Cannabis 5th most valuable crop in US, Leafly report shows

Leafy cannabis harvest farmer from report

With a wholesale harvest value of $6.2 billion, cannabis ranked above cotton and below wheat. Photo by David Downs via Leafly

Cannabis is a valuable agricultural product in states where it’s legal, but federal prohibition has led to discriminatory treatment of American weed farmers, according to a new report from Leafy.

With a wholesale harvest value of $6.2 billion, cannabis is the fifth most valuable crop in the U.S., ranking above cotton and below wheat, the report found. Yet despite their economic contributions, pot farmers are excluded from most federal subsidies, and can’t access the same business services as their agricultural peers.

Leafly — a weed review and education website — partnered with Whitney Economics for their inaugural Cannabis Harvest Report, released Wednesday, that gathered and analyzed crop data from 11 states with operational adult-use and medical cannabis markets.

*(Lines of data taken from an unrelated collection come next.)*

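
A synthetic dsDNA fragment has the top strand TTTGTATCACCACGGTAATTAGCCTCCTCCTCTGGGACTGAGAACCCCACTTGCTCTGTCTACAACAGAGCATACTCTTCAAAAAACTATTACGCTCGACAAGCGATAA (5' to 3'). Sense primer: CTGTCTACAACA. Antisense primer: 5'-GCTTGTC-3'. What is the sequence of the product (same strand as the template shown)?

5'-CTGTCTACAACAGAGCATACTCTTCAAAAAACTATTACGCTCGACAAGC-3'

Forward primer CTGTCTACAACA is found on the top strand at positions 56–67.
Taking the reverse complement of GCTTGTC gives GACAAGC, found at positions 98–104 on the template; the primer anneals here to the top strand with its 3' end pointing upstream.
The product is the template from position 56 through 104 (49 bp).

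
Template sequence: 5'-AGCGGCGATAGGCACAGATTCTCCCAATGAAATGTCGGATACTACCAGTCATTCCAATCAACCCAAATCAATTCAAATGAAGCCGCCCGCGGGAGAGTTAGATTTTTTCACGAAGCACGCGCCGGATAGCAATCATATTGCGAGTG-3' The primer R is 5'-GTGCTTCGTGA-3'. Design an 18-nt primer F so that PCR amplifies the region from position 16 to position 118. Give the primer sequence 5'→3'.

The reverse primer's reverse complement TCACGAAGCAC matches the template at positions 108–118; the product starts at position 16.
The forward primer is identical to the top strand over positions 16–33: AGATTCTCCCAATGAAAT.

5'-AGATTCTCCCAATGAAAT-3'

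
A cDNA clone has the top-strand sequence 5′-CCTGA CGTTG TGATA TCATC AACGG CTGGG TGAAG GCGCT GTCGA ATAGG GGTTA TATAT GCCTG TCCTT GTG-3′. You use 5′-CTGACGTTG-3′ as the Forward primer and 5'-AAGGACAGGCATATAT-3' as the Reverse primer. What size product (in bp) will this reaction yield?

Scanning the template, CTGACGTTG occurs at positions 2–10; this primer anneals to the bottom strand there with its 3' end pointing downstream.
Taking the reverse complement of AAGGACAGGCATATAT gives ATATATGCCTGTCCTT, found at positions 55–70 on the template; the primer anneals here to the top strand with its 3' end pointing upstream.
Amplicon spans positions 2–70: 69 bp.

69 bp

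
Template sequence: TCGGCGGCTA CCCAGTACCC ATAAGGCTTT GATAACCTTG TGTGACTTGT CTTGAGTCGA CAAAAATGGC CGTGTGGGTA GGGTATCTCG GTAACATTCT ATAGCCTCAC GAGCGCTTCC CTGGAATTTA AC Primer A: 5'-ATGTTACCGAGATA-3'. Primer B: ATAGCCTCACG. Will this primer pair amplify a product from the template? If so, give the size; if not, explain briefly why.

No product — the primers' 3' ends point away from each other.

Primer A (ATGTTACCGAGATA) has reverse complement TATCTCGGTAACAT, which matches the top strand at positions 84–97; primer A anneals to the top strand there with its 3' end pointing upstream toward position 84.
Primer B (ATAGCCTCACG) matches the top strand directly at positions 101–111; it anneals to the bottom strand with its 3' end pointing downstream toward position 111.
The 3' ends diverge (primer A extends toward position 1, primer B toward position 132), so the primers never converge on a shared product.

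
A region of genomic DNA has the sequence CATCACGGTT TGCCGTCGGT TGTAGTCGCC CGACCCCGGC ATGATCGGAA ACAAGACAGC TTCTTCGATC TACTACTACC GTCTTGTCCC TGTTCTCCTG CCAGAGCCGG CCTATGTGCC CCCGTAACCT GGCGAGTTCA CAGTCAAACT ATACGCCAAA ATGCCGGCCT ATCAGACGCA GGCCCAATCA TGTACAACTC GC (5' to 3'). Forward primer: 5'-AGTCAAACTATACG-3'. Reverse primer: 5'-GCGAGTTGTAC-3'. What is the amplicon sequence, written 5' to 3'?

5'-AGTCAAACTATACGCCAAAATGCCGGCCTATCAGACGCAGGCCCAATCATGTACAACTCGC-3'

Forward primer AGTCAAACTATACG is found on the top strand at positions 142–155.
Taking the reverse complement of GCGAGTTGTAC gives GTACAACTCGC, found at positions 192–202 on the template; the primer anneals here to the top strand with its 3' end pointing upstream.
The product is the template from position 142 through 202 (61 bp).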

Leafly cannabis harvest report chart ranking harvest values

In the 11 states studied for the report, ‘cannabis ranks no lower than 5th in agricultural crop value — often within two years of the first store opening.’ Chart via Leafly

While cannabis remains a Schedule 1 drug at the federal level, there isn’t data collected from federal agencies, including the U.S. Department of Agriculture (USDA). It doesn’t account for cannabis crops, and excludes cannabis farmers from USDA programs.

Leafly’s report seeks to quantify cannabis production in states where weed is legal, as is done with any other crop, and the firm believes it’s the first to do so.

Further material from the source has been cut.